Fall Cranberry-Pecan Leaf Crackers


Are you planning your Holiday meal menus yet? I always take advantage of the seasonal fresh produce to add color and a special flavor to the dishes. Seasonal Fall fruits & veges; pomegranates, sweet potatoes, persimmons, cranberries, and pecans are among my favorites. It really is what makes Fall recipes so tasty!

Fall Soups, especially when served with a chunk of crusty hot bread or a big slice of buttered cornbread is such a cozy meal on a cold night. Recently I have lightened up our Soup Night by substituting the bread with Cranberry Pecan Leaf Crackers. I make these little semi-sweet crackers and serve with soup or as an appetizer – they are especially delicious when served with cheese & wine : )

Today’s recipe uses cranberries and pecan inside a flaky pie crust. You know with those ingredients, it has to taste great! And with only 3 ingredients, it is fast & affordable.


For Thanksgiving I plan to make an extra batch of leaf crackers that will be added to the top of my (leftovers) turkey pot pie. I also plan to make these leaves using rosemary and nuts, as a more savory cracker, to freeze for a (leftovers) turkey soup meal.
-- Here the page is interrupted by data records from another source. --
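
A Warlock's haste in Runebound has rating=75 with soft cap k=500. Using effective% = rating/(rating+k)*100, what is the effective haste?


effective% = rating / (rating + k) * 100
= 75 / (75 + 500) * 100
= 75 / 575 * 100
= 0.130435 * 100
= 13.04%

13.04%


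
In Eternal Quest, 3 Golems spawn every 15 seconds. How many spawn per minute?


Spawns per minute = count * (60 / interval)
= 3 * (60 / 15)
= 3 * 4.0
= 12.0

12.0 per minute


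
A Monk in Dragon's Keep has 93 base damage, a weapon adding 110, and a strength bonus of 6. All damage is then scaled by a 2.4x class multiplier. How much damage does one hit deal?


Sum base + weapon + str = 93 + 110 + 6 = 209
Multiply by 2.4:
209 * 2.4 = 501.6

501.6 damage


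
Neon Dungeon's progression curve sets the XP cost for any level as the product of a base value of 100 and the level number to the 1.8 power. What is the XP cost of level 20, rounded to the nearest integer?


XP = 100 * level^1.8
Substitute level = 20:
XP = 100 * 20^1.8
= 100 * 219.7121
= 21971

21971 XP


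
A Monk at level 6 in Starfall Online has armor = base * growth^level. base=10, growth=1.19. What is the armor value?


value = base * growth^level
= 10 * 1.19^6
= 10 * 2.839761
= 28.40

28.40 armor


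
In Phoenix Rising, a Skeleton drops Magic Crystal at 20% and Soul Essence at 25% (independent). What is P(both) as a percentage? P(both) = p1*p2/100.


For independent events, P(both) = P(A) * P(B)
= 20% * 25%
= 500 / 100 %
= 5.0%

5.0%


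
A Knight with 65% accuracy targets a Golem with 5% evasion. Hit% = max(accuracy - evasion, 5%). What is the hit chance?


accuracy - evasion = 65 - 5 = 60
Apply floor: max(60, 5) = 60
Hit chance = 60%

60%


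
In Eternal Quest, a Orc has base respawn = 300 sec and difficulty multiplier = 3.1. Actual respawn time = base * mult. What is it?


Respawn time = base * multiplier
= 300 * 3.1
= 930.0 seconds

930.0 seconds


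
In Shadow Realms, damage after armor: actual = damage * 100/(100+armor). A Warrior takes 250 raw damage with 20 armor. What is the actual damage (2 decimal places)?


actual = 250 * 100 / (100 + 20)
= 250 * 100 / 120
= 25000 / 120
= 208.33

208.33 damage


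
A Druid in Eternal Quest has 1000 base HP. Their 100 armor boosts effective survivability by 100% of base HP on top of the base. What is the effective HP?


EHP = 1000 * (1 + 100/100)
= 1000 * (1 + 1.0)
= 1000 * 2.0
= 2000.0

2000.0 EHP


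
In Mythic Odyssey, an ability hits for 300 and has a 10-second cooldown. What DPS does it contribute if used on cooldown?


DPS = damage / cooldown
= 300 / 10
= 30.00

30.00 DPS


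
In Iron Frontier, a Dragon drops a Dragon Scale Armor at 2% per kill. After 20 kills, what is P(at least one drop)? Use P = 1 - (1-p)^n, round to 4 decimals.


P(at least one) = 1 - P(none) = 1 - (1-p)^n
p = 2/100 = 0.02
1 - p = 0.98
(1 - p)^20 = 0.98^20 = 0.667608
P(at least one) = 1 - 0.667608 = 0.3324

0.3324


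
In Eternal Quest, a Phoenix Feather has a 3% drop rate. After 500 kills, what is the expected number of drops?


Expected drops = kills * (drop_rate / 100)
= 500 * (3 / 100)
= 500 * 0.03
= 15.0

15.0 drops


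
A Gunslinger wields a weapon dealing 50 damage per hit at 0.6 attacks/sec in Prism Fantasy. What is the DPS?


DPS = damage * attack_speed
= 50 * 0.6
= 30.0

30.0 DPS


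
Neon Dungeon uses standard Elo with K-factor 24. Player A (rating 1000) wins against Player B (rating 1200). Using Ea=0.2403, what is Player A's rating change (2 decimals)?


Elo update: delta = K * (S - Ea), where S = 1 (wins)
S - Ea = 1 - 0.2403 = 0.7597
Rating change = 24 * 0.7597
= 18.23

18.23 rating points


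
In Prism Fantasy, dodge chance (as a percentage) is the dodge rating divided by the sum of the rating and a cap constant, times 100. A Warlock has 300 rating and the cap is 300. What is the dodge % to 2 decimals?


dodge% = 300 / (300 + 300) * 100
= 300 / 600 * 100
= 0.5 * 100
= 50.00%

50.00%


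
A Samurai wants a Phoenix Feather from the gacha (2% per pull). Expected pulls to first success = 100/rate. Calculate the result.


Expected pulls for a geometric distribution = 1/p = 100 / rate%
= 100 / 2
= 50.0

50.0 pulls


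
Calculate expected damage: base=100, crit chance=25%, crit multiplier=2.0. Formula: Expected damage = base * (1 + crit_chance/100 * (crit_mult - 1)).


E[dmg] = base * (1 + crit_chance * (crit_mult - 1))
cc as decimal = 25/100 = 0.25
cm - 1 = 2.0 - 1 = 1.0
Bonus factor = 0.25 * 1.0 = 0.25
Total multiplier = 1 + 0.25 = 1.25
Expected damage = 100 * 1.25 = 125.00

125.00 damage


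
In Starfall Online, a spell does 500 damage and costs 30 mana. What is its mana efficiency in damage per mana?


Efficiency = damage / mana
= 500 / 30
= 16.67

16.67 dmg/mana


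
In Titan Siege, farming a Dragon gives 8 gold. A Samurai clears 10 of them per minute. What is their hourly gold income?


Gold per minute = 8 * 10 = 80
Gold per hour = 80 * 60 = 4800

4800 gold/hour


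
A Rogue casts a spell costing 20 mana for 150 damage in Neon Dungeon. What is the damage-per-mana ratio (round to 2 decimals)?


Efficiency = damage / mana
= 150 / 20
= 7.50

7.50 dmg/mana


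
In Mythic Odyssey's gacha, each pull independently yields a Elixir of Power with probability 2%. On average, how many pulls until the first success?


Expected pulls for a geometric distribution = 1/p = 100 / rate%
= 100 / 2
= 50.0

50.0 pulls


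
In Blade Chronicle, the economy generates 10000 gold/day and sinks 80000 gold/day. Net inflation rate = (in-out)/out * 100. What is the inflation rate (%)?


Net gold = 10000 - 80000 = -70000
Inflation rate = net / sunk * 100 = -70000 / 80000 * 100
= -0.875 * 100
= -87.50%

-87.50%


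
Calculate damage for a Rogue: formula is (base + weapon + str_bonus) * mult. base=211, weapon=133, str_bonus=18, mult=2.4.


Sum base + weapon + str = 211 + 133 + 18 = 362
Multiply by 2.4:
362 * 2.4 = 868.8

868.8 damage


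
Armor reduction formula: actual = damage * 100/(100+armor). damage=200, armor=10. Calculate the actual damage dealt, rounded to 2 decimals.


actual = 200 * 100 / (100 + 10)
= 200 * 100 / 110
= 20000 / 110
= 181.82

181.82 damage


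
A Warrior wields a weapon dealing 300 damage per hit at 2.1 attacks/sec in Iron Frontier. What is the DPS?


DPS = damage * attack_speed
= 300 * 2.1
= 630.0

630.0 DPS


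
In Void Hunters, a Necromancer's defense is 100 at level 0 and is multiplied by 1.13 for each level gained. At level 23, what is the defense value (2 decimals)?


value = base * growth^level
= 100 * 1.13^23
= 100 * 16.626629
= 1662.66

1662.66 defense


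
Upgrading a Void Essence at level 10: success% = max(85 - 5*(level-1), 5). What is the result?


raw_rate = 85 - 5 * (10 - 1)
= 85 - 5 * 9
= 85 - 45
= 40
Apply floor: max(40, 5) = 40%

40%


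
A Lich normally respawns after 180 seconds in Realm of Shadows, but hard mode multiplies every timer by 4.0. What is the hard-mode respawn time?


Respawn time = base * multiplier
= 180 * 4.0
= 720.0 seconds

720.0 seconds


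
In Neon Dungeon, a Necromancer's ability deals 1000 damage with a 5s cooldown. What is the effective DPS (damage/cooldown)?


DPS = damage / cooldown
= 1000 / 5
= 200.00

200.00 DPS


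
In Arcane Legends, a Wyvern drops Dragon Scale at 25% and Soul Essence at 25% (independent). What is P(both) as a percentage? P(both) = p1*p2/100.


For independent events, P(both) = P(A) * P(B)
= 25% * 25%
= 625 / 100 %
= 6.25%

6.25%


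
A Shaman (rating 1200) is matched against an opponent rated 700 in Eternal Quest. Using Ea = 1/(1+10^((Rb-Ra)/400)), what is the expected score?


Elo expected score: Ea = 1/(1 + 10^((Rb-Ra)/400))
Rb - Ra = 700 - 1200 = -500
(Rb-Ra)/400 = -500/400 = -1.25
10^-1.25 = 0.056234
Ea = 1/(1 + 0.056234) = 1/1.056234 = 0.9468

0.9468


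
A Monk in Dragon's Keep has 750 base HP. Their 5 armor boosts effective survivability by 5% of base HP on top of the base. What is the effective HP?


EHP = 750 * (1 + 5/100)
= 750 * (1 + 0.05)
= 750 * 1.05
= 787.5

787.5 EHP


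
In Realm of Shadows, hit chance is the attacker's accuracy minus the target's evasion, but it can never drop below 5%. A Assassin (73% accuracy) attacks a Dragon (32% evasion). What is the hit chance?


accuracy - evasion = 73 - 32 = 41
Apply floor: max(41, 5) = 41
Hit chance = 41%

41%


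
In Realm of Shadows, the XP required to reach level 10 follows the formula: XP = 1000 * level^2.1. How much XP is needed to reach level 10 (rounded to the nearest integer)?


XP = 1000 * level^2.1
Substitute level = 10:
XP = 1000 * 10^2.1
= 1000 * 125.8925
= 125893

125893 XP


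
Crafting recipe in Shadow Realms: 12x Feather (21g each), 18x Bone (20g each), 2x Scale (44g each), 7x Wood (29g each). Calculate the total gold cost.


Cost breakdown:
  Feather: 12 * 21 = 252
  Bone: 18 * 20 = 360
  Scale: 2 * 44 = 88
  Wood: 7 * 29 = 203
Total = 252 + 360 + 88 + 203 = 903

903 gold


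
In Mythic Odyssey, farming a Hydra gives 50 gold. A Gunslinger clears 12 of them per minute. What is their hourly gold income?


Gold per minute = 50 * 12 = 600
Gold per hour = 600 * 60 = 36000

36000 gold/hour


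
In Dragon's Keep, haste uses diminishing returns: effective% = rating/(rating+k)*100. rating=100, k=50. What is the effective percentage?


effective% = rating / (rating + k) * 100
= 100 / (100 + 50) * 100
= 100 / 150 * 100
= 0.666667 * 100
= 66.67%

66.67%


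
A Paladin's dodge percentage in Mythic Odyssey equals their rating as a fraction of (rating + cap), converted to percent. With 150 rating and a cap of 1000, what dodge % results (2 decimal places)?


dodge% = 150 / (150 + 1000) * 100
= 150 / 1150 * 100
= 0.130435 * 100
= 13.04%

13.04%


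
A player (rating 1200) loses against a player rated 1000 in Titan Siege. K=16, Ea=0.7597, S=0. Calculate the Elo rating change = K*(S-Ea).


Elo update: delta = K * (S - Ea), where S = 0 (loses)
S - Ea = 0 - 0.7597 = -0.7597
Rating change = 16 * -0.7597
= -12.16

-12.16 rating points


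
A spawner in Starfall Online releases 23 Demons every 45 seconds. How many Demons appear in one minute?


Spawns per minute = count * (60 / interval)
= 23 * (60 / 45)
= 23 * 1.3333
= 30.67

30.67 per minute


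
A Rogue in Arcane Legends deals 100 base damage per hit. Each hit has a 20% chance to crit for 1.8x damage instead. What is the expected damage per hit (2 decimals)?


E[dmg] = base * (1 + crit_chance * (crit_mult - 1))
cc as decimal = 20/100 = 0.2
cm - 1 = 1.8 - 1 = 0.8
Bonus factor = 0.2 * 0.8 = 0.16
Total multiplier = 1 + 0.16 = 1.16
Expected damage = 100 * 1.16 = 116.00

116.00 damage


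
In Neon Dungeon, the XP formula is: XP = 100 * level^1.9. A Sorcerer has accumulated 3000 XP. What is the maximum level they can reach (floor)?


XP = 100 * level^1.9, so level = (XP / 100)^(1/1.9)
= (3000 / 100)^(1/1.9)
= 30.0^0.5263
= 5.9901
Floor: level = 5

level 5


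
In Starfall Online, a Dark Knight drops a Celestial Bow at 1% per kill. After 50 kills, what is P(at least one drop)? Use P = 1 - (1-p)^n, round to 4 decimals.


P(at least one) = 1 - P(none) = 1 - (1-p)^n
p = 1/100 = 0.01
1 - p = 0.99
(1 - p)^50 = 0.99^50 = 0.605006
P(at least one) = 1 - 0.605006 = 0.3950

0.3950


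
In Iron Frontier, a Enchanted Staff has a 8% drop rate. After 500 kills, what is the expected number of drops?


Expected drops = kills * (drop_rate / 100)
= 500 * (8 / 100)
= 500 * 0.08
= 40.0

40.0 drops


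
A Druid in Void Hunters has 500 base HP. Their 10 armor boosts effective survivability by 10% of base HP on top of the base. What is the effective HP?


EHP = 500 * (1 + 10/100)
= 500 * (1 + 0.1)
= 500 * 1.1
= 550.0

550.0 EHP


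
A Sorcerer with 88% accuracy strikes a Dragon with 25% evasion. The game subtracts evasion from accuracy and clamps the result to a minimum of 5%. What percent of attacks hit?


accuracy - evasion = 88 - 25 = 63
Apply floor: max(63, 5) = 63
Hit chance = 63%

63%


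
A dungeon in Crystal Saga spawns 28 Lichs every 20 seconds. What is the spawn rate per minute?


Spawns per minute = count * (60 / interval)
= 28 * (60 / 20)
= 28 * 3.0
= 84.0

84.0 per minute


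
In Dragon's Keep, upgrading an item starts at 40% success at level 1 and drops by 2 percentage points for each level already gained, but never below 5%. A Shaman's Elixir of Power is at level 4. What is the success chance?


raw_rate = 40 - 2 * (4 - 1)
= 40 - 2 * 3
= 40 - 6
= 34
Apply floor: max(34, 5) = 34%

34%


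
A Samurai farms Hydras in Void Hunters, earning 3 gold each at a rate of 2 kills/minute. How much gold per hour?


Gold per minute = 3 * 2 = 6
Gold per hour = 6 * 60 = 360

360 gold/hour


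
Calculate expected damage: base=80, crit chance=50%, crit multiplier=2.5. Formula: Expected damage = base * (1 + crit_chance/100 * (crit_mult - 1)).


E[dmg] = base * (1 + crit_chance * (crit_mult - 1))
cc as decimal = 50/100 = 0.5
cm - 1 = 2.5 - 1 = 1.5
Bonus factor = 0.5 * 1.5 = 0.75
Total multiplier = 1 + 0.75 = 1.75
Expected damage = 80 * 1.75 = 140.00

140.00 damage


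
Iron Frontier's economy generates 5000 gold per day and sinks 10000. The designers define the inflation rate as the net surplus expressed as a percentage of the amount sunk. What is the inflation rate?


Net gold = 5000 - 10000 = -5000
Inflation rate = net / sunk * 100 = -5000 / 10000 * 100
= -0.5 * 100
= -50.00%

-50.00%


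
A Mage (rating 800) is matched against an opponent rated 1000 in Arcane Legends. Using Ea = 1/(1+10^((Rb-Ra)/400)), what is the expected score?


Elo expected score: Ea = 1/(1 + 10^((Rb-Ra)/400))
Rb - Ra = 1000 - 800 = 200
(Rb-Ra)/400 = 200/400 = 0.5
10^0.5 = 3.162278
Ea = 1/(1 + 3.162278) = 1/4.162278 = 0.2403

0.2403


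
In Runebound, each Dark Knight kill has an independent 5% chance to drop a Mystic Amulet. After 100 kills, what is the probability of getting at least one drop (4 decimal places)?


P(at least one) = 1 - P(none) = 1 - (1-p)^n
p = 5/100 = 0.05
1 - p = 0.95
(1 - p)^100 = 0.95^100 = 0.005921
P(at least one) = 1 - 0.005921 = 0.9941

0.9941


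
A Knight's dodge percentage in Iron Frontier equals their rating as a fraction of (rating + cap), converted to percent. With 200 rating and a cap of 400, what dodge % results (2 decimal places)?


dodge% = 200 / (200 + 400) * 100
= 200 / 600 * 100
= 0.333333 * 100
= 33.33%

33.33%


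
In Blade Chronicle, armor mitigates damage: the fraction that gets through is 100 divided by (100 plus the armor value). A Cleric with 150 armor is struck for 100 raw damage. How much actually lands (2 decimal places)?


actual = 100 * 100 / (100 + 150)
= 100 * 100 / 250
= 10000 / 250
= 40.00

40.00 damage


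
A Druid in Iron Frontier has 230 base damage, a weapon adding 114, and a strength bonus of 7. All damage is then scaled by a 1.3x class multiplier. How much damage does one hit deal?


Sum base + weapon + str = 230 + 114 + 7 = 351
Multiply by 1.3:
351 * 1.3 = 456.3

456.3 damage


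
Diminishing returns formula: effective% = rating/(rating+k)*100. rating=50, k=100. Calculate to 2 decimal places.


effective% = rating / (rating + k) * 100
= 50 / (50 + 100) * 100
= 50 / 150 * 100
= 0.333333 * 100
= 33.33%

33.33%


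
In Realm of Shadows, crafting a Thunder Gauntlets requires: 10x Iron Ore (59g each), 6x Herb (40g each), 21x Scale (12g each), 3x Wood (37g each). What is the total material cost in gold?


Cost breakdown:
  Iron Ore: 10 * 59 = 590
  Herb: 6 * 40 = 240
  Scale: 21 * 12 = 252
  Wood: 3 * 37 = 111
Total = 590 + 240 + 252 + 111 = 1193

1193 gold


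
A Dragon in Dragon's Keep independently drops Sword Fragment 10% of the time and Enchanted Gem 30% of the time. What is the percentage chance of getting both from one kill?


For independent events, P(both) = P(A) * P(B)
= 10% * 30%
= 300 / 100 %
= 3.0%

3.0%


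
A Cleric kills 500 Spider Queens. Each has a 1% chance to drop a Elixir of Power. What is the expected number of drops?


Expected drops = kills * (drop_rate / 100)
= 500 * (1 / 100)
= 500 * 0.01
= 5.0

5.0 drops


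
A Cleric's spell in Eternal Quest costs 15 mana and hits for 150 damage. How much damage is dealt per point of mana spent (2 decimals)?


Efficiency = damage / mana
= 150 / 15
= 10.00

10.00 dmg/mana


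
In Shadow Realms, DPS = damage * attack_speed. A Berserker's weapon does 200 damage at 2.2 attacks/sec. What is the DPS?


DPS = damage * attack_speed
= 200 * 2.2
= 440.0

440.0 DPS


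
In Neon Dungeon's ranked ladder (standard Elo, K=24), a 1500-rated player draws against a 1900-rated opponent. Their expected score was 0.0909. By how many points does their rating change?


Elo update: delta = K * (S - Ea), where S = 0.5 (draws)
S - Ea = 0.5 - 0.0909 = 0.4091
Rating change = 24 * 0.4091
= 9.82

9.82 rating points


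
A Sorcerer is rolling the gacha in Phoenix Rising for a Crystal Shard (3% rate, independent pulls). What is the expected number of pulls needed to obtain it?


Expected pulls for a geometric distribution = 1/p = 100 / rate%
= 100 / 3
= 33.33

33.33 pulls


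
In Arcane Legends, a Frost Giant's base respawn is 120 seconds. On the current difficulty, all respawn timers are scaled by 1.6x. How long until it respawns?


Respawn time = base * multiplier
= 120 * 1.6
= 192.0 seconds

192.0 seconds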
These little jewels make a great presentation when shaped using my new fall leaf pie crust cutters from Williams-Sonoma. They are so easy to use; I actually had 100% success cutting & pressing a doubled-recipe of crackers! I guess you have to know my baking skills (or lack of) to understand that means they are fool-proof.

Cranberry-Pecan Leaf Crackers Recipe:

  • 1 (15 oz) of Pillsbury Pie Crust (2 rounds)
  • 1/2 C. finely chopped, dried cranberries
  • 1/2 C. finely chopped pecans – toasted

Lay out 1 round on a lightly floured surface, scatter both the pecans & cranberries evenly over pastry, let them go all the way to the edge (not as the photo shows : ) Lay the 2nd pastry crust round on top. Lightly press the edges to seal a bit. Using a rolling-pin, roll lightly to a 14-inch round. You will be able to see the inside ingredients through the top crust & some may be have popped through, that’s ok. Cut out crackers using 2-3″ cookie cutters. Lay leaves on a lightly greased or a parchment covered cookie sheet and bake at 425 degrees, 8-10 minutes, or until golden around edges. Remove and let cool on a rack. While hot sprinkle with sea salt if you want. Store in a sealed container. Can be made a few days before served.



I got this recipe from HomeIsWhereTheBoatIs.net. One of my favorite blogs. Mary, another lake blogger, is an expert tablescaper & her photographs are amazing. If you like gardening (potting shed), recipes and tablescapes pop on over to her blog – it is a great place to hang out each week.



I am so Grateful for Fall’s bounty!

Thanks for popping in, happy meal planning!